Terakhir, Konferensi Yalta menjadi salah satu dari beberapa tempat yang membahas pembentukan PBB. Ini pertama kali dibahas pada tahun 1944 di Dumbarton Oaks di Washington, DC, dan perencanaan penuh untuk organisasi baru tersebut dilakukan pada bulan April 1945 di San Francisco.
Seruan Putin terhadap sejarah sekali lagi tidak sepenuhnya benar ketika, ketika ia menyatakan bahwa kekuatan dunia harus bersatu melawan musuh bersama, ia membandingkan koalisi melawan teroris Islam yang ingin ia ciptakan di Suriah – dalam istilahnya sendiri – dengan Perang Dunia II yang dilakukan Sekutu. koalisi melawan Hitler. Memasukkan Presiden Suriah Bashar Assad ke dalam koalisi anti-ISIS sebenarnya lebih seperti mengundang Franco atau Mussolini untuk bergabung dalam perjuangan melawan Hitler.
Pertanda pidato bersejarah Putin di New York datang dari Warsawa beberapa hari sebelumnya, ketika Duta Besar Rusia Sergei Andreyev memicu kemarahan dengan menuduh Polandia ikut disalahkan atas Perang Dunia II, mengklaim bahwa negara tersebut menghalangi pembentukan kelompok anti-Hitler. koalisi. (Tidak diragukan lagi bahwa keengganan Polandialah yang memaksa Stalin membuat kesepakatan dengan Hitler).

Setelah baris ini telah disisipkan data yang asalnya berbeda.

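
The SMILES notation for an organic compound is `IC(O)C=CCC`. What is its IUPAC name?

The longest chain bearing the –OH group and the multiple bond is 5 carbons long (pentane).
An alcohol (–OH) is the principal characteristic group, giving the suffix -ol.
The chain contains a C=C double bond, so the unsaturation ending is -ene.
Choose the numbering such that numbering from this end puts the hydroxyl group at C-1 rather than C-5.
This places the hydroxyl at C-1; the double bond between C-2 and C-3; an iodo group at C-1.
Assembling the pieces gives 1-iodopent-2-en-1-ol.

1-iodopent-2-en-1-ol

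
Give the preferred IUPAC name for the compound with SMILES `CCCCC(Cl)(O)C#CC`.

Counting along the main chain through the –OH group and the multiple bond gives 8 carbons: the parent is octane.
The highest-priority functional group is an alcohol (–OH), so the name ends in -ol.
There is one C≡C triple bond, indicated by the ending -yne.
Choose the numbering such that numbering from this end puts the hydroxyl group at C-4 rather than C-5.
This places the hydroxyl at C-4; the triple bond between C-2 and C-3; a chloro group at C-4.
The name is 4-chlorooct-2-yn-4-ol.

4-chlorooct-2-yn-4-ol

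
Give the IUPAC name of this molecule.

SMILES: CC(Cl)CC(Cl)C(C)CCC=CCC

8,10-dichloro-7-methylundec-3-ene

Counting along the main chain through the multiple bond gives 11 carbons: the parent is undecane.
The chain contains a C=C double bond, so the unsaturation ending is -ene.
Number the chain so that numbering from this end puts the double bond at C-3 rather than C-8.
With this numbering: the double bond between C-3 and C-4; chloro groups at C-8 and C-10; a methyl group at C-7.
The substituents are ordered alphabetically, ignoring any di-/tri- multipliers.
The name is 8,10-dichloro-7-methylundec-3-ene.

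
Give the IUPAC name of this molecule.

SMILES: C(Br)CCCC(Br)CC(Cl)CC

The longest carbon chain is 9 atoms: the parent is nonane.
The numbering direction is chosen so that the substituent locant set {1,5,7} is lower than {3,5,9} at the first point of difference.
That gives bromo groups at C-1 and C-5; a chloro group at C-7.
Prefixes are listed alphabetically: bromo, chloro.
The name is 1,5-dibromo-7-chlorononane.

1,5-dibromo-7-chlorononane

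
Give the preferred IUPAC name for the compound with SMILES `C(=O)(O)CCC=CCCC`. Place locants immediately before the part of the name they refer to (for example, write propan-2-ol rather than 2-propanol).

oct-4-enoic acid

The longest chain bearing the –COOH group and the multiple bond is 8 carbons long (octane).
The highest-priority functional group is a carboxylic acid (terminal –COOH), so the name ends in -oic acid.
There is one C=C double bond, indicated by the ending -ene.
Number the chain so that the carboxylic acid carbon is C-1 by definition.
With this numbering: the double bond between C-4 and C-5.
The name is oct-4-enoic acid.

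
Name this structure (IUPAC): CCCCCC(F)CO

2-fluoroheptan-1-ol

The longest carbon chain that includes the –OH group has 7 carbons, so the parent hydride is heptane.
The principal characteristic group is an alcohol (–OH), named with the suffix -ol.
Number the chain so that numbering from this end puts the hydroxyl group at C-1 rather than C-7.
With this numbering: the hydroxyl at C-1; a fluoro group at C-2.
The name is 2-fluoroheptan-1-ol.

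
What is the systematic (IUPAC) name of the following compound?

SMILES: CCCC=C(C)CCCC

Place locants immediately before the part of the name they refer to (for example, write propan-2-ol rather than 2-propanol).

5-methylnon-4-ene

The longest chain bearing the multiple bond is 9 carbons long (nonane).
There is one C=C double bond, indicated by the ending -ene.
The numbering direction is chosen so that numbering from this end puts the double bond at C-4 rather than C-5.
That gives the double bond between C-4 and C-5; a methyl group at C-5.
Assembling the pieces gives 5-methylnon-4-ene.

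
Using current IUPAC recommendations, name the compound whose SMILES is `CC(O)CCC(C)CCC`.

The longest chain bearing the –OH group is 8 carbons long (octane).
The highest-priority functional group is an alcohol (–OH), so the name ends in -ol.
The numbering direction is chosen so that numbering from this end puts the hydroxyl group at C-2 rather than C-7.
This places the hydroxyl at C-2; a methyl group at C-5.
The name is 5-methyloctan-2-ol.

5-methyloctan-2-ol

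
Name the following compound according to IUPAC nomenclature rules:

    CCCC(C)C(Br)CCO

3-bromo-4-methylheptan-1-ol

The longest carbon chain that includes the –OH group has 7 carbons, so the parent hydride is heptane.
The principal characteristic group is an alcohol (–OH), named with the suffix -ol.
The numbering direction is chosen so that numbering from this end puts the hydroxyl group at C-1 rather than C-7.
That gives the hydroxyl at C-1; a bromo group at C-3; a methyl group at C-4.
Substituent prefixes are cited in alphabetical order (multiplying prefixes like di-/tri- are ignored for ordering).
Assembling the pieces gives 3-bromo-4-methylheptan-1-ol.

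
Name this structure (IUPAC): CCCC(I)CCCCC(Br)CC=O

The longest carbon chain that includes the –CHO group has 11 carbons, so the parent hydride is undecane.
The principal characteristic group is an aldehyde (terminal –CHO), named with the suffix -al.
Choose the numbering such that the aldehyde carbon is C-1 by definition.
That gives a bromo group at C-3; an iodo group at C-8.
The substituents are ordered alphabetically, ignoring any di-/tri- multipliers.
Putting it together: 3-bromo-8-iodoundecanal.

3-bromo-8-iodoundecanal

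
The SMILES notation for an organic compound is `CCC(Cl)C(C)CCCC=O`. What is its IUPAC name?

The longest chain bearing the –CHO group is 8 carbons long (octane).
The principal characteristic group is an aldehyde (terminal –CHO), named with the suffix -al.
Choose the numbering such that the aldehyde carbon is C-1 by definition.
With this numbering: a chloro group at C-6; a methyl group at C-5.
Substituent prefixes are cited in alphabetical order (multiplying prefixes like di-/tri- are ignored for ordering).
The name is 6-chloro-5-methyloctanal.

6-chloro-5-methyloctanal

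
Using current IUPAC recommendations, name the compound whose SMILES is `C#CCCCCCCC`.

non-1-yne

The longest carbon chain that includes the multiple bond has 9 carbons, so the parent hydride is nonane.
The chain contains a C≡C triple bond, so the unsaturation ending is -yne.
Number the chain so that numbering from this end puts the triple bond at C-1 rather than C-8.
This places the triple bond between C-1 and C-2.
Assembling the pieces gives non-1-yne.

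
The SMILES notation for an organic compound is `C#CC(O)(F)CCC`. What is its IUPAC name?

The longest carbon chain that includes the –OH group and the multiple bond has 6 carbons, so the parent hydride is hexane.
An alcohol (–OH) is the principal characteristic group, giving the suffix -ol.
There is one C≡C triple bond, indicated by the ending -yne.
Choose the numbering such that numbering from this end puts the hydroxyl group at C-3 rather than C-4.
This places the hydroxyl at C-3; the triple bond between C-1 and C-2; a fluoro group at C-3.
Assembling the pieces gives 3-fluorohex-1-yn-3-ol.

3-fluorohex-1-yn-3-ol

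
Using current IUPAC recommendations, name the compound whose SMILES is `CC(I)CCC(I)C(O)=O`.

Counting along the main chain through the –COOH group gives 6 carbons: the parent is hexane.
The principal characteristic group is a carboxylic acid (terminal –COOH), named with the suffix -oic acid.
Number the chain so that the carboxylic acid carbon is C-1 by definition.
This places iodo groups at C-2 and C-5.
Putting it together: 2,5-diiodohexanoic acid.

2,5-diiodohexanoic acid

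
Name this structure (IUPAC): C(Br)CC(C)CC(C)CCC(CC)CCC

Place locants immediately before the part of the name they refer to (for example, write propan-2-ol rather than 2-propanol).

The longest carbon chain is 11 atoms: the parent is undecane.
Number the chain so that the substituent locant set {1,3,5,8} is lower than {4,7,9,11} at the first point of difference.
That gives a bromo group at C-1; an ethyl group at C-8; methyl groups at C-3 and C-5.
Substituent prefixes are cited in alphabetical order (multiplying prefixes like di-/tri- are ignored for ordering).
Assembling the pieces gives 1-bromo-8-ethyl-3,5-dimethylundecane.

1-bromo-8-ethyl-3,5-dimethylundecane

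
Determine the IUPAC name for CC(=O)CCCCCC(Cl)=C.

8-chloronon-8-en-2-one

The longest carbon chain that includes the carbonyl and the multiple bond has 9 carbons, so the parent hydride is nonane.
The highest-priority functional group is a ketone (C=O on an internal carbon), so the name ends in -one.
The chain contains a C=C double bond, so the unsaturation ending is -ene.
Number the chain so that numbering from this end puts the carbonyl group at C-2 rather than C-8.
That gives the carbonyl at C-2; the double bond between C-8 and C-9; a chloro group at C-8.
The name is 8-chloronon-8-en-2-one.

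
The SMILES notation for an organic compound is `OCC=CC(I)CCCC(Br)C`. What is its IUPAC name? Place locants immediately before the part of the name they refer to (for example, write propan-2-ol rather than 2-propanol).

The longest carbon chain that includes the –OH group and the multiple bond has 9 carbons, so the parent hydride is nonane.
The principal characteristic group is an alcohol (–OH), named with the suffix -ol.
The chain contains a C=C double bond, so the unsaturation ending is -ene.
Choose the numbering such that numbering from this end puts the hydroxyl group at C-1 rather than C-9.
With this numbering: the hydroxyl at C-1; the double bond between C-2 and C-3; a bromo group at C-8; an iodo group at C-4.
Substituent prefixes are cited in alphabetical order (multiplying prefixes like di-/tri- are ignored for ordering).
Putting it together: 8-bromo-4-iodonon-2-en-1-ol.

8-bromo-4-iodonon-2-en-1-ol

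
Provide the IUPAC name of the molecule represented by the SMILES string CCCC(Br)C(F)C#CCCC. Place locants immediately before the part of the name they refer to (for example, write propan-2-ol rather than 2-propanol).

Counting along the main chain through the multiple bond gives 10 carbons: the parent is decane.
A C≡C triple bond in the chain gives the infix -yne-.
Choose the numbering such that numbering from this end puts the triple bond at C-4 rather than C-6.
With this numbering: the triple bond between C-4 and C-5; a bromo group at C-7; a fluoro group at C-6.
Prefixes are listed alphabetically: bromo, fluoro.
Putting it together: 7-bromo-6-fluorodec-4-yne.

7-bromo-6-fluorodec-4-yne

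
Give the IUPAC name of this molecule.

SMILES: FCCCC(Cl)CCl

The parent chain contains 5 carbons (pentane).
The numbering direction is chosen so that the substituent locant set {1,2,5} is lower than {1,4,5} at the first point of difference.
That gives chloro groups at C-1 and C-2; a fluoro group at C-5.
The substituents are ordered alphabetically, ignoring any di-/tri- multipliers.
The name is 1,2-dichloro-5-fluoropentane.

1,2-dichloro-5-fluoropentane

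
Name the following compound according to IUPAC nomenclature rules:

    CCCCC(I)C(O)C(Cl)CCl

The longest carbon chain that includes the –OH group has 8 carbons, so the parent hydride is octane.
The highest-priority functional group is an alcohol (–OH), so the name ends in -ol.
Number the chain so that numbering from this end puts the hydroxyl group at C-3 rather than C-6.
This places the hydroxyl at C-3; chloro groups at C-1 and C-2; an iodo group at C-4.
The substituents are ordered alphabetically, ignoring any di-/tri- multipliers.
Assembling the pieces gives 1,2-dichloro-4-iodooctan-3-ol.

1,2-dichloro-4-iodooctan-3-ol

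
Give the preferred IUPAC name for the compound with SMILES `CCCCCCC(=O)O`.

heptanoic acid

The longest chain bearing the –COOH group is 7 carbons long (heptane).
The highest-priority functional group is a carboxylic acid (terminal –COOH), so the name ends in -oic acid.
Choose the numbering such that the carboxylic acid carbon is C-1 by definition.
Putting it together: heptanoic acid.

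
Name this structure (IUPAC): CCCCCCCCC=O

nonanal

The longest chain bearing the –CHO group is 9 carbons long (nonane).
The principal characteristic group is an aldehyde (terminal –CHO), named with the suffix -al.
Choose the numbering such that the aldehyde carbon is C-1 by definition.
Putting it together: nonanal.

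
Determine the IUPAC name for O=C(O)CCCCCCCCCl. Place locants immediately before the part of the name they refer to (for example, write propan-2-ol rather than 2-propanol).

The longest carbon chain that includes the –COOH group has 9 carbons, so the parent hydride is nonane.
The principal characteristic group is a carboxylic acid (terminal –COOH), named with the suffix -oic acid.
Number the chain so that the carboxylic acid carbon is C-1 by definition.
This places a chloro group at C-9.
Assembling the pieces gives 9-chlorononanoic acid.

9-chlorononanoic acid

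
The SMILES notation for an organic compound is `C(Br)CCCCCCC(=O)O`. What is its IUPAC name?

8-bromooctanoic acid

The longest carbon chain that includes the –COOH group has 8 carbons, so the parent hydride is octane.
A carboxylic acid (terminal –COOH) is the principal characteristic group, giving the suffix -oic acid.
The numbering direction is chosen so that the carboxylic acid carbon is C-1 by definition.
That gives a bromo group at C-8.
Putting it together: 8-bromooctanoic acid.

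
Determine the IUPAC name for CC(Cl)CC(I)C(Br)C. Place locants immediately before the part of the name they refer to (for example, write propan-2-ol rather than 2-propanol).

2-bromo-5-chloro-3-iodohexane

The longest continuous carbon chain has 6 atoms, so the parent hydride is hexane.
Number the chain so that the substituent locant set {2,3,5} is lower than {2,4,5} at the first point of difference.
This places a bromo group at C-2; a chloro group at C-5; an iodo group at C-3.
Prefixes are listed alphabetically: bromo, chloro, iodo.
The name is 2-bromo-5-chloro-3-iodohexane.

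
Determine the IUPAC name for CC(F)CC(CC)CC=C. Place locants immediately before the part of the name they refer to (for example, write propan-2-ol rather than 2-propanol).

4-ethyl-6-fluorohept-1-ene

Counting along the main chain through the multiple bond gives 7 carbons: the parent is heptane.
A C=C double bond in the chain gives the infix -ene-.
Number the chain so that numbering from this end puts the double bond at C-1 rather than C-6.
With this numbering: the double bond between C-1 and C-2; an ethyl group at C-4; a fluoro group at C-6.
Prefixes are listed alphabetically: ethyl, fluoro.
Putting it together: 4-ethyl-6-fluorohept-1-ene.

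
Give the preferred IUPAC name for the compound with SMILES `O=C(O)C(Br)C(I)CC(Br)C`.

2,5-dibromo-3-iodohexanoic acid

Counting along the main chain through the –COOH group gives 6 carbons: the parent is hexane.
A carboxylic acid (terminal –COOH) is the principal characteristic group, giving the suffix -oic acid.
The numbering direction is chosen so that the carboxylic acid carbon is C-1 by definition.
This places bromo groups at C-2 and C-5; an iodo group at C-3.
The substituents are ordered alphabetically, ignoring any di-/tri- multipliers.
Putting it together: 2,5-dibromo-3-iodohexanoic acid.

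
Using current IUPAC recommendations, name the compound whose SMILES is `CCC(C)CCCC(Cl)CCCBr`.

The longest carbon chain is 10 atoms: the parent is decane.
Number the chain so that the substituent locant set {1,4,8} is lower than {3,7,10} at the first point of difference.
With this numbering: a bromo group at C-1; a chloro group at C-4; a methyl group at C-8.
The substituents are ordered alphabetically, ignoring any di-/tri- multipliers.
Putting it together: 1-bromo-4-chloro-8-methyldecane.

1-bromo-4-chloro-8-methyldecane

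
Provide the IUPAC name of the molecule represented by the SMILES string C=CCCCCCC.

The longest carbon chain that includes the multiple bond has 8 carbons, so the parent hydride is octane.
There is one C=C double bond, indicated by the ending -ene.
Choose the numbering such that numbering from this end puts the double bond at C-1 rather than C-7.
That gives the double bond between C-1 and C-2.
Putting it together: oct-1-ene.

oct-1-ene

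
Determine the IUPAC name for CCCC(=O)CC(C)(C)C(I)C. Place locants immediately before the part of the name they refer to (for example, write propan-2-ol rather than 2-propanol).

7-iodo-6,6-dimethyloctan-4-one

The longest chain bearing the carbonyl is 8 carbons long (octane).
A ketone (C=O on an internal carbon) is the principal characteristic group, giving the suffix -one.
Number the chain so that numbering from this end puts the carbonyl group at C-4 rather than C-5.
With this numbering: the carbonyl at C-4; an iodo group at C-7; two methyl groups at C-6.
The substituents are ordered alphabetically, ignoring any di-/tri- multipliers.
Putting it together: 7-iodo-6,6-dimethyloctan-4-one.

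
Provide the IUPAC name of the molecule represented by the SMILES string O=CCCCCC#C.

hept-6-ynal

The longest chain bearing the –CHO group and the multiple bond is 7 carbons long (heptane).
An aldehyde (terminal –CHO) is the principal characteristic group, giving the suffix -al.
There is one C≡C triple bond, indicated by the ending -yne.
The numbering direction is chosen so that the aldehyde carbon is C-1 by definition.
That gives the triple bond between C-6 and C-7.
Assembling the pieces gives hept-6-ynal.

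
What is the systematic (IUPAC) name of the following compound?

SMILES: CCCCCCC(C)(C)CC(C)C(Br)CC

3-bromo-4,6,6-trimethyldodecane

The longest continuous carbon chain has 12 atoms, so the parent hydride is dodecane.
The numbering direction is chosen so that the substituent locant set {3,4,6,6} is lower than {7,7,9,10} at the first point of difference.
This places a bromo group at C-3; methyl groups at C-4 and C-6 (×2).
Prefixes are listed alphabetically: bromo, methyl.
Assembling the pieces gives 3-bromo-4,6,6-trimethyldodecane.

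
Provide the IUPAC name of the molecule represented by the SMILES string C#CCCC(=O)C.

hex-5-yn-2-one

The longest carbon chain that includes the carbonyl and the multiple bond has 6 carbons, so the parent hydride is hexane.
The highest-priority functional group is a ketone (C=O on an internal carbon), so the name ends in -one.
There is one C≡C triple bond, indicated by the ending -yne.
The numbering direction is chosen so that numbering from this end puts the carbonyl group at C-2 rather than C-5.
With this numbering: the carbonyl at C-2; the triple bond between C-5 and C-6.
Assembling the pieces gives hex-5-yn-2-one.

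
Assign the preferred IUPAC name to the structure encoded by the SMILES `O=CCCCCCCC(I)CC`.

The longest carbon chain that includes the –CHO group has 10 carbons, so the parent hydride is decane.
The highest-priority functional group is an aldehyde (terminal –CHO), so the name ends in -al.
Number the chain so that the aldehyde carbon is C-1 by definition.
That gives an iodo group at C-8.
Putting it together: 8-iododecanal.

8-iododecanal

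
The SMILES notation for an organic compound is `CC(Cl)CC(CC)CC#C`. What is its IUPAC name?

6-chloro-4-ethylhept-1-yne

The longest chain bearing the multiple bond is 7 carbons long (heptane).
A C≡C triple bond in the chain gives the infix -yne-.
Choose the numbering such that numbering from this end puts the triple bond at C-1 rather than C-6.
That gives the triple bond between C-1 and C-2; a chloro group at C-6; an ethyl group at C-4.
The substituents are ordered alphabetically, ignoring any di-/tri- multipliers.
The name is 6-chloro-4-ethylhept-1-yne.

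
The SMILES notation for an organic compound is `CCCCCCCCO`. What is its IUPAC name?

octan-1-ol

Counting along the main chain through the –OH group gives 8 carbons: the parent is octane.
The principal characteristic group is an alcohol (–OH), named with the suffix -ol.
The numbering direction is chosen so that numbering from this end puts the hydroxyl group at C-1 rather than C-8.
This places the hydroxyl at C-1.
Assembling the pieces gives octan-1-ol.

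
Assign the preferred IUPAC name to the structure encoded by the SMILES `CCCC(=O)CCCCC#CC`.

The longest carbon chain that includes the carbonyl and the multiple bond has 11 carbons, so the parent hydride is undecane.
The highest-priority functional group is a ketone (C=O on an internal carbon), so the name ends in -one.
A C≡C triple bond in the chain gives the infix -yne-.
The numbering direction is chosen so that numbering from this end puts the carbonyl group at C-4 rather than C-8.
This places the carbonyl at C-4; the triple bond between C-9 and C-10.
The name is undec-9-yn-4-one.

undec-9-yn-4-one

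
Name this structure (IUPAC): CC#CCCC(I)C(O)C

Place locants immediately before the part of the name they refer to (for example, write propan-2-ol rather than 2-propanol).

3-iodooct-6-yn-2-ol

Counting along the main chain through the –OH group and the multiple bond gives 8 carbons: the parent is octane.
The principal characteristic group is an alcohol (–OH), named with the suffix -ol.
A C≡C triple bond in the chain gives the infix -yne-.
Choose the numbering such that numbering from this end puts the hydroxyl group at C-2 rather than C-7.
This places the hydroxyl at C-2; the triple bond between C-6 and C-7; an iodo group at C-3.
The name is 3-iodooct-6-yn-2-ol.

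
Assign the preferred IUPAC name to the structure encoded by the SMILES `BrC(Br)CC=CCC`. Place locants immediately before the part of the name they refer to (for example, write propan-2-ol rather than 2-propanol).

The longest chain bearing the multiple bond is 6 carbons long (hexane).
There is one C=C double bond, indicated by the ending -ene.
Number the chain so that the substituent locant set {1,1} is lower than {6,6} at the first point of difference.
That gives the double bond between C-3 and C-4; two bromo groups at C-1.
Assembling the pieces gives 1,1-dibromohex-3-ene.

1,1-dibromohex-3-ene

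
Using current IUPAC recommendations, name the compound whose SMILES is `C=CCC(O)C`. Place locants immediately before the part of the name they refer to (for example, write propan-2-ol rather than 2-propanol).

pent-4-en-2-ol

The longest carbon chain that includes the –OH group and the multiple bond has 5 carbons, so the parent hydride is pentane.
An alcohol (–OH) is the principal characteristic group, giving the suffix -ol.
A C=C double bond in the chain gives the infix -ene-.
Choose the numbering such that numbering from this end puts the hydroxyl group at C-2 rather than C-4.
That gives the hydroxyl at C-2; the double bond between C-4 and C-5.
Assembling the pieces gives pent-4-en-2-ol.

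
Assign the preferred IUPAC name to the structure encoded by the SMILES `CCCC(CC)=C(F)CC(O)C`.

5-ethyl-4-fluorooct-4-en-2-ol

The longest chain bearing the –OH group and the multiple bond is 8 carbons long (octane).
The principal characteristic group is an alcohol (–OH), named with the suffix -ol.
There is one C=C double bond, indicated by the ending -ene.
Choose the numbering such that numbering from this end puts the hydroxyl group at C-2 rather than C-7.
With this numbering: the hydroxyl at C-2; the double bond between C-4 and C-5; an ethyl group at C-5; a fluoro group at C-4.
Prefixes are listed alphabetically: ethyl, fluoro.
Assembling the pieces gives 5-ethyl-4-fluorooct-4-en-2-ol.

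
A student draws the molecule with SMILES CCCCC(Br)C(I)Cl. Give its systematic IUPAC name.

2-bromo-1-chloro-1-iodohexane

The parent chain contains 6 carbons (hexane).
The numbering direction is chosen so that the substituent locant set {1,1,2} is lower than {5,6,6} at the first point of difference.
This places a bromo group at C-2; a chloro group at C-1; an iodo group at C-1.
Prefixes are listed alphabetically: bromo, chloro, iodo.
The name is 2-bromo-1-chloro-1-iodohexane.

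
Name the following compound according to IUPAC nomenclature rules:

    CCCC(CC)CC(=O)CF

4-ethyl-1-fluoroheptan-2-one

The longest chain bearing the carbonyl is 7 carbons long (heptane).
A ketone (C=O on an internal carbon) is the principal characteristic group, giving the suffix -one.
The numbering direction is chosen so that numbering from this end puts the carbonyl group at C-2 rather than C-6.
With this numbering: the carbonyl at C-2; an ethyl group at C-4; a fluoro group at C-1.
Prefixes are listed alphabetically: ethyl, fluoro.
The name is 4-ethyl-1-fluoroheptan-2-one.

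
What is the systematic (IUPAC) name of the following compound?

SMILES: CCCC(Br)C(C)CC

4-bromo-3-methylheptane

The parent chain contains 7 carbons (heptane).
Number the chain so that the substituent locant set {3,4} is lower than {4,5} at the first point of difference.
With this numbering: a bromo group at C-4; a methyl group at C-3.
Substituent prefixes are cited in alphabetical order (multiplying prefixes like di-/tri- are ignored for ordering).
Putting it together: 4-bromo-3-methylheptane.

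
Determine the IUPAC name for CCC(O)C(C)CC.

The longest chain bearing the –OH group is 6 carbons long (hexane).
The principal characteristic group is an alcohol (–OH), named with the suffix -ol.
Choose the numbering such that numbering from this end puts the hydroxyl group at C-3 rather than C-4.
This places the hydroxyl at C-3; a methyl group at C-4.
The name is 4-methylhexan-3-ol.

4-methylhexan-3-ol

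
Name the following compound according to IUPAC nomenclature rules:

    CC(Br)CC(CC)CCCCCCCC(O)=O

Counting along the main chain through the –COOH group gives 12 carbons: the parent is dodecane.
The highest-priority functional group is a carboxylic acid (terminal –COOH), so the name ends in -oic acid.
Choose the numbering such that the carboxylic acid carbon is C-1 by definition.
With this numbering: a bromo group at C-11; an ethyl group at C-9.
Substituent prefixes are cited in alphabetical order (multiplying prefixes like di-/tri- are ignored for ordering).
Putting it together: 11-bromo-9-ethyldodecanoic acid.

11-bromo-9-ethyldodecanoic acid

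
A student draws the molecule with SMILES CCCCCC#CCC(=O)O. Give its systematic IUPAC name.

The longest chain bearing the –COOH group and the multiple bond is 9 carbons long (nonane).
The highest-priority functional group is a carboxylic acid (terminal –COOH), so the name ends in -oic acid.
The chain contains a C≡C triple bond, so the unsaturation ending is -yne.
Choose the numbering such that the carboxylic acid carbon is C-1 by definition.
This places the triple bond between C-3 and C-4.
The name is non-3-ynoic acid.

non-3-ynoic acid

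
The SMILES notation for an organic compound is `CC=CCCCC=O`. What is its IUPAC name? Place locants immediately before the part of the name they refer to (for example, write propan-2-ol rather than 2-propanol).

Counting along the main chain through the –CHO group and the multiple bond gives 7 carbons: the parent is heptane.
The highest-priority functional group is an aldehyde (terminal –CHO), so the name ends in -al.
A C=C double bond in the chain gives the infix -ene-.
Number the chain so that the aldehyde carbon is C-1 by definition.
That gives the double bond between C-5 and C-6.
The name is hept-5-enal.

hept-5-enal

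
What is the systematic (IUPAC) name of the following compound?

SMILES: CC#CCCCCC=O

Counting along the main chain through the –CHO group and the multiple bond gives 8 carbons: the parent is octane.
The principal characteristic group is an aldehyde (terminal –CHO), named with the suffix -al.
The chain contains a C≡C triple bond, so the unsaturation ending is -yne.
The numbering direction is chosen so that the aldehyde carbon is C-1 by definition.
This places the triple bond between C-6 and C-7.
Putting it together: oct-6-ynal.

oct-6-ynal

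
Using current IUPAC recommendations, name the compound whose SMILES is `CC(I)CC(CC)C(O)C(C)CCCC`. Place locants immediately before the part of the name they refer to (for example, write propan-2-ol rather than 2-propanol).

4-ethyl-2-iodo-6-methyldecan-5-ol

Counting along the main chain through the –OH group gives 10 carbons: the parent is decane.
An alcohol (–OH) is the principal characteristic group, giving the suffix -ol.
Choose the numbering such that numbering from this end puts the hydroxyl group at C-5 rather than C-6.
That gives the hydroxyl at C-5; an ethyl group at C-4; an iodo group at C-2; a methyl group at C-6.
Prefixes are listed alphabetically: ethyl, iodo, methyl.
Assembling the pieces gives 4-ethyl-2-iodo-6-methyldecan-5-ol.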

Upaya Rusia untuk memproyeksikan “soft power” dengan menggunakan analogi sejarah tidak berhasil. Mungkin ini karena rezim saat ini mempertahankan legitimasinya tidak hanya dengan mengingat kemenangan-kemenangan bersejarah, namun juga berkat kekalahan-kekalahan yang tidak disamarkan sebagai kemenangan.
Bahkan Suriah mempunyai kaitan sejarah dengan masyarakat Rusia karena hal ini memberikan mereka pengingat yang baik akan bidang kepentingan “tradisional” Uni Soviet. Adapun pada Konferensi Yalta tahun 1945, juga terdapat pesan tersembunyi dalam pidato Putin. Hasil dari Yalta bukanlah “kesatuan bangsa-bangsa” tetapi pembagian dunia menjadi wilayah-wilayah pengaruh. Perpecahan seperti ini tentunya merupakan ambisi orang yang merupakan penerus sah seluruh wilayah Soviet, termasuk “Suriah kita” dan “Yalta kita”.
Andrei Kolesnikov adalah peneliti senior dan ketua Program Rusia tentang Politik Domestik dan Institusi Politik di Carnegie Moscow Center. Komentar ini awalnya muncul di Vedomosti.